There is really not much doing at all so far today. USD/CAD has traded in a tight range, with the CAD ignoring weaker oil prices at least so far today. Canadian GDP data for October are released this morning while US data reports include personal spending and durable good data for November as well as weekly jobless claims.
We are seeing a quiet hand off from Europe, with most continental equity exchanges already closed and few market participants sticking around for the US data reports even if there is the risk of some quite weak data from the jobless claims data. Yesterday’s US 5-year auction was a little “sloppy”, with a softish bid/cover ration of 2.06 relative to recent auctions and a little slippage in the indirect bid that is seen as an indication of foreign central bank demand. Market remains concerned by the prospect of the US economy having to shift a huge amount of debt next year to finance the various economic and financial support initiatives at a time when sovereign investors either have less surplus savings to invest or are starting to ponder –openly – just how much more US debt they want to purchase (ignoring the rather lofty price of US Treasury debt at the moment). Analysts continue to look for generalised USD weakness next year relative to the major currencies. For today, however, the session is likely to remain relatively quiet; EUR/USD has traded in a sideways range for the past few sessions and that pattern seems likely to remain intact for a little longer. USD’s powers of recovery is expected to remain relatively limited as the impact of the Fed’s balance sheet expansion and move to non-conventional monetary policy weigh against a significant rebound.

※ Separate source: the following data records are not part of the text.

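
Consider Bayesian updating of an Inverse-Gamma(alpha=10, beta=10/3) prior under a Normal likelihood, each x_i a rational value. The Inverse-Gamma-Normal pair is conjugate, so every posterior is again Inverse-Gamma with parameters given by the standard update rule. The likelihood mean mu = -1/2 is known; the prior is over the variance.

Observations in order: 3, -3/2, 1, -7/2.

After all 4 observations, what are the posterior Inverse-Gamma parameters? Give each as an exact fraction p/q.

obs 1: x=3 → posterior Inverse-Gamma(21/2, 227/24)
obs 2: x=-3/2 → posterior Inverse-Gamma(11, 239/24)
obs 3: x=1 → posterior Inverse-Gamma(23/2, 133/12)
obs 4: x=-7/2 → posterior Inverse-Gamma(12, 187/12)

alpha=12, beta=187/12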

While yesterday’s US housing data suggest that this vital part of the economy remains profoundly weak, there are some signs that the authorities’ attempts to massage mortgage rates lower is starting to have an impact on mortgage application activity; there have been some big swings in the weekly MBA mortgage applications data recently but this morning’s 48% rise in applications suggests that the housing market may still have a pulse.
Data
- Yesterday’s US housing data was extremely soft. New home sales fell 2.9% in November, which was a slightly smaller decline than expected, but thanks to downward revisions to prior months, the level of sales was still worse than expected at only 407K. After seeing some stability for the last several months, existing sales started sliding again, falling by 8.6% in
November. This pushed the months supply of homes for sale back above 11 months for the first time since June, nearly matching the inventory level for new homes. Looking at the price data, resale home prices continued to fall, as the NAR estimates the 45% of sales are due to foreclosures, and are now down more than 21% from their peak in mid-2006. However, new home prices picked up a bit in November and are down “only” about 16% from their peak levels. Home builders may have to take a page from the firesale resale home prices if they ever hope to clear out their inventory of completed homes for sales, which has shown no signs of pulling back. Hopefully now that the 30-year mortgage rate is at a five and a half year low (according to this morning’s weekly MBA data), this will help to spur home sales in December. We’ve already
seen a major rise in refinancing applications since mortgage rates started to come down a couple of weeks ago. - Today in the US we get another big spurt of data with the income and spending numbers and the durable goods report for November. The key metric in the income and spending report
will be real spending, since that will give us a better idea of just how big of a drag PCE will be on Q4 GDP. While retail sales exautos and gasoline posted a surprising 0.3% gain in November,
a lot of analysts were sceptical, and suspect that either there was a problem with the seasonal factors due to the timing of Thanksgiving, and that there will be some payback in December, or that the number will eventually be revised downward. A second key figure to watch will be the core PCE deflator, as a downside surprise could re-ignite deflation fears, weighing on the USD. With the durable goods report markets are expecting to see a 3.0% M/M fall. And as usual, we’ll be watching core capital goods orders as a gauge of business investment. We’ve seen three consecutive 2% or more declines, and another similar-sized fall is likely in the cards for November.